You walk to class with Jack Harlow moaning in your ear and get a surprising notification that your little cousin has followed you on Instagram. He has his middle school graduation year and “add me on Snapchat” in his bio. AMOS? What the fuck does he think this is? Spanish class? This will require a conversation another time because today, you have bigger fish to fry. You have a two-person group project, and your partner is in the business fraternity. He dresses like he’s auditioning for the show White Collar despite the fact that it’s seventy-six degrees outside, and he’s not happy with your work ethic. You have to turn it around with a three-hour library sesh after a class where you’ll spend ninety minutes hearing your teacher basically call you, your entire family, and everyone you’ve ever loved racist. 

After class you’re thirty minutes into rotating between Snapchatting the girl you’re talking to and Microsoft Powerpoint when you get a text from your friend telling you to download the Lucra App “L-U-C-R-A.” You respond with, “what the fuck? Also, your sister’s last Instagram picture *Italian hand gesture emoji”.” He tells you that the kid from Tik Tok who talks out of the side of his mouth and makes videos barely speaking English at 1:43 AM on Sunday morning said it’s basically Venmo for Sports Betting, and it would help him out tremendously because, let’s be honest he’s one of the only straight guys on the app that doesn’t lip-synch and he convinces himself that Strippers actually like him, so he needs some dough. 
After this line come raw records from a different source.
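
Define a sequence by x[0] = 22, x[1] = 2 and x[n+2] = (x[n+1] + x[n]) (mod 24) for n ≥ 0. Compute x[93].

10

Listing terms: x[0] = 22; x[1] = 2; x[2] = 0; x[3] = 2; x[4] = 2; x[5] = 4; x[6] = 6; x[7] = 10; x[8] = 16; x[9] = 2; x[10] = 18; x[11] = 20; x[12] = 14; x[13] = 10; x[14] = 0; x[15] = 10; x[16] = 10; x[17] = 20; x[18] = 6; x[19] = 2; x[20] = 8; x[21] = 10; x[22] = 18; x[23] = 4; x[24] = 22; x[25] = 2.
Since (x[24], x[25]) = (x[0], x[1]) = (22, 2) (two consecutive terms determine the rest), the sequence is periodic with period 24.
So x[93] = x[0 + ((93-0) mod 24)] = x[21] = 10.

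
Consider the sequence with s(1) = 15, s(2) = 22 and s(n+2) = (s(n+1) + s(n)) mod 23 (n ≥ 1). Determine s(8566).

We have s(1) = 15; s(2) = 22; s(3) = 14; s(4) = 13; s(5) = 4; s(6) = 17; s(7) = 21; s(8) = 15; s(9) = 13; s(10) = 5; s(11) = 18; s(12) = 0; s(13) = 18; s(14) = 18; s(15) = 13; s(16) = 8; s(17) = 21; s(18) = 6; s(19) = 4; s(20) = 10; s(21) = 14; s(22) = 1; s(23) = 15; s(24) = 16; s(25) = 8; s(26) = 1; s(27) = 9; s(28) = 10; s(29) = 19; s(30) = 6; s(31) = 2; s(32) = 8; s(33) = 10; s(34) = 18; s(35) = 5; s(36) = 0; s(37) = 5; s(38) = 5; s(39) = 10; s(40) = 15; s(41) = 2; s(42) = 17; s(43) = 19; s(44) = 13; s(45) = 9; s(46) = 22; s(47) = 8; s(48) = 7; s(49) = 15; s(50) = 22.
The sequence repeats with period 48.
(8566 - 1) mod 48 = 21, so s(8566) = s(22) = 1.

1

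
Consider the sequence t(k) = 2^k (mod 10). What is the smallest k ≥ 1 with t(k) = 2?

1

t(0) = 1; t(1) = 2; t(2) = 4; t(3) = 8; t(4) = 6; t(5) = 2.
Since t(5) = t(1) = 2, the sequence is eventually periodic: after a pre-period of length 1 it cycles with period 4.
The value 2 first appears (with k ≥ 1) at t(1).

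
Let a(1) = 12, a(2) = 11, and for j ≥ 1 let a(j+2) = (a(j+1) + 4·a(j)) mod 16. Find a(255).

Computing terms: a(1) = 12; a(2) = 11; a(3) = 11; a(4) = 7; a(5) = 3; a(6) = 15; a(7) = 11; a(8) = 7.
Since (a(7), a(8)) = (a(3), a(4)) = (11, 7) (two consecutive terms determine the rest), the sequence is eventually periodic: after a pre-period of length 2 it cycles with period 4.
For j ≥ 3, a(j) depends only on (j - 3) mod 4. (255 - 3) mod 4 = 0, so a(255) = a(3) = 11.

11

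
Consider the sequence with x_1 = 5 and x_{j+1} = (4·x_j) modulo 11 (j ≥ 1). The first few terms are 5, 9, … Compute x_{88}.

3

Listing terms: x_1 = 5,  x_2 = 9,  x_3 = 3,  x_4 = 1,  x_5 = 4,  x_6 = 5.
The sequence repeats with period 5.
So x_{88} = x_{1 + ((88-1) mod 5)} = x_3 = 3.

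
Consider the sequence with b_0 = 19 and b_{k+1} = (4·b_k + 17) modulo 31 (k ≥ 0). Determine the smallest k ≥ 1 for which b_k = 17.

2

b_0 = 19; b_1 = 0; b_2 = 17; b_3 = 23; b_4 = 16; b_5 = 19.
The sequence repeats with period 5.
The value 17 first appears (with k ≥ 1) at b_2.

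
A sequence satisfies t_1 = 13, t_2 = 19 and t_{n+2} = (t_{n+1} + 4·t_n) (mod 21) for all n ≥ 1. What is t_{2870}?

Listing terms: t_1 = 13,  t_2 = 19,  t_3 = 8,  t_4 = 0,  t_5 = 11,  t_6 = 11,  t_7 = 13,  t_8 = 15,  t_9 = 4,  t_{10} = 1,  t_{11} = 17,  t_{12} = 0,  t_{13} = 5,  t_{14} = 5,  t_{15} = 4,  t_{16} = 3,  t_{17} = 19,  t_{18} = 10,  t_{19} = 2,  t_{20} = 0,  t_{21} = 8,  t_{22} = 8,  t_{23} = 19,  t_{24} = 9,  t_{25} = 1,  t_{26} = 16,  t_{27} = 20,  t_{28} = 0,  t_{29} = 17,  t_{30} = 17,  t_{31} = 1,  t_{32} = 6,  t_{33} = 10,  t_{34} = 13,  t_{35} = 11,  t_{36} = 0,  t_{37} = 2,  t_{38} = 2,  t_{39} = 10,  t_{40} = 18,  t_{41} = 16,  t_{42} = 4,  t_{43} = 5,  t_{44} = 0,  t_{45} = 20,  t_{46} = 20,  t_{47} = 16,  t_{48} = 12,  t_{49} = 13,  t_{50} = 19.
The sequence repeats with period 48.
(2870 - 1) mod 48 = 37, so t_{2870} = t_{38} = 2.

2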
Two hours later, you get an article sent to you from your Dad about how the median income out of college for someone in your major has gone up tremendously. He doesn’t know that, like eighty percent of people protesting a certain Floridian bill, you feel confused about yourself and don’t know what to do about it. Your stomach starts making noises like a disheveled cat, so you decide to take a walk down the street for a bite to eat. You have two options: you could go to the place you always go for a chicken sandwich, or you could go for a Poki bowl. You want the Poki bowl, let’s not lie to yourself, but you know if any of your friends see you walk out with a Poki bowl, surrounded by a sea of yellow Pi Phi tee-shirts and Kardashian products, it’s over. You take the risk anyway.